Les CAO, la clé d’un accueil digne en France

Ces centres d’accueil et d’orientation sont la clé d’un accueil digne en France. Il permettent aux migrants de bénéficier d’un temps de répit, dans des conditions stables et rassurantes, favorisant leur réflexion sur la suite de leur parcours migratoire. La très grande majorité d’entre-eux – plus de 80 % – s’inscrit en effet dans une démarche de demande d’asile en France et les centres d’accueil et d’orientation les accompagnent naturellement vers cette voie.

Les migrants bénéficient également d’un suivi sanitaire et social grâce à la mobilisation des associations locales.

Les CAO ne constituent pas une solution d’hébergement sur le long terme. Les migrants qui y sont accueillis ont vocation à rejoindre d’autres dispositifs dès lors qu’ils auront déposé une demande d’asile en France. Néanmoins les CAO resteront ouverts aussi longtemps qu’il le faudra.

Un comité de suivi et une charte de fonctionnement

Un comité de suivi des CAO a été installé fin février 2016. Il rassemble les services de l’État et les partenaires associatifs et opérateurs engagés dans les CAO ou aux côtés des migrants à Calais. Il se réunit régulièrement, sous la présidence des ministres de l’Intérieur et du Logement et de l’Habitat Durable.

Dans le cadre de ces comités de suivi, une charte sur le fonctionnement des CAO a été élaborée et adoptée en juillet 2016.

Cette charte édicte des règles claires de fonctionnement et fixe le cadre de prise en charge des migrants sans-abri :

  • conditions d’accueil et de localisation,
  • taux d’encadrement,
  • modalités d’évaluation juridique, sociale et médicale de la situation des personnes accueillies et de mise en œuvre d’un accompagnement adapté,
  • prestations proposées dans les centres,
  • mesures prises pour assurer la sécurité des personnes prises en charge.

Une attention particulière est portée aux personnes vulnérables.

Cette charte a permis d’uniformiser les conditions d’accueil et l’hébergement dans les différents centres.

Un accompagnement social et administratif

La personne accueillie en CAO bénéficie d’un accompagnement  et d’une prise en charge sociale et sanitaire adaptés à sa situation.
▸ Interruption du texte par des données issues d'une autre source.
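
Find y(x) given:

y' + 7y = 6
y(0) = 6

General solution: y = 6/7 + Ce^(-7x)
Applying y(0) = 6: C = 6 - 6/7 = 36/7
Particular solution: y = 6/7 + (36/7)e^(-7x)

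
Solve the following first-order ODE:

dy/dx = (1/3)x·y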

Cet accompagnement permet :

  • l’ouverture des droits auxquels le personne peut prétendre ;
  • un accès, si nécessaire, au regard de l’état de la personne, à une offre de soins ;
  • l’orientation vers d’autres structures ou dispositifs adaptés à la situation juridique de la personne (centres pour demandeur d’asile, centres provisoires d’hébergement ou accès direct au logement, centres d’hébergement d’urgence, dispositif d’aide au retour…).

L’OFII (Office français de l’immigration et de l’intégration) est chargé de l’information sur la procédure d’asile, de la présentation des aides au retour, de la présentation des possibilités d’admission au Royaume-Uni et de l’orientation vers un hébergement du dispositif national d’accueil des demandeurs d’asile : CADA, UTSA, HUDA ou local pérenne.

Le coût moyen d’une place en CAO est de 25€ par personne et par jour.

Ce coût comprend l’hébergement, 3 repas et l’accompagnement social, sanitaire et administratif.

Le migrant ne perçoit aucune allocation.